Members noted that although Biomass Plants used wood to create energy, ash trees would not be suitable in all cases, as the process was designed to take straight trees such as conifers which were easier to manage with their processes.


Replanting the felled trees with other species, for visual and biodiversity purposes would be included in the action plan, and ongoing meetings had been arranged concerning woodland management.


Due to the scale of the operation, contractors may be used in addition to Council staff to cut down and dispose of the trees.


The following areas were also discussed:


·                    Larch tree disease,

·                    Rhododendrons,

·                    Funding of the project,

·                    Highway safety.


Following scrutiny the Committee was supportive of the proposals to be considered by the Cabinet Board.


Memorial Testing


The circulated report contained a proposed memorial testing policy which would formalise current procedures and provide a clear and consistent approach to the inspection of memorials within all cemeteries managed by the authority.


Members discussed how often the inspections would take place, and noted this would be every five years, although if a memorial was deemed to be safe, but in need of ongoing observation, then the follow up inspections would be more frequent. It was noted that the laying down of headstones would be a last resort, and headstones would be staked or pocketed (placed in a deeper hole) wherever possible.

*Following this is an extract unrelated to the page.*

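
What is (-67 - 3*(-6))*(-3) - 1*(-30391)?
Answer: 30538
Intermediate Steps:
(-67 - 3*(-6))*(-3) - 1*(-30391) = (-67 + 18)*(-3) + 30391 = -49*(-3) + 30391 = 147 + 30391 = 30538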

Following scrutiny the Committee was supportive of the proposals to be considered by the Cabinet Board


Christmas Parking 2019


Members noted that in previous years where free Christmas parking in the weeks leading up to Christmas had been offered, footfall had increased in the town centres – by 11% in Port Talbot, for example. Although it was difficult to get quantifiable information from local traders, they felt that there was a benefit from the free parking.


Following scrutiny the Committee was supportive of the proposals to be considered by the Cabinet Board.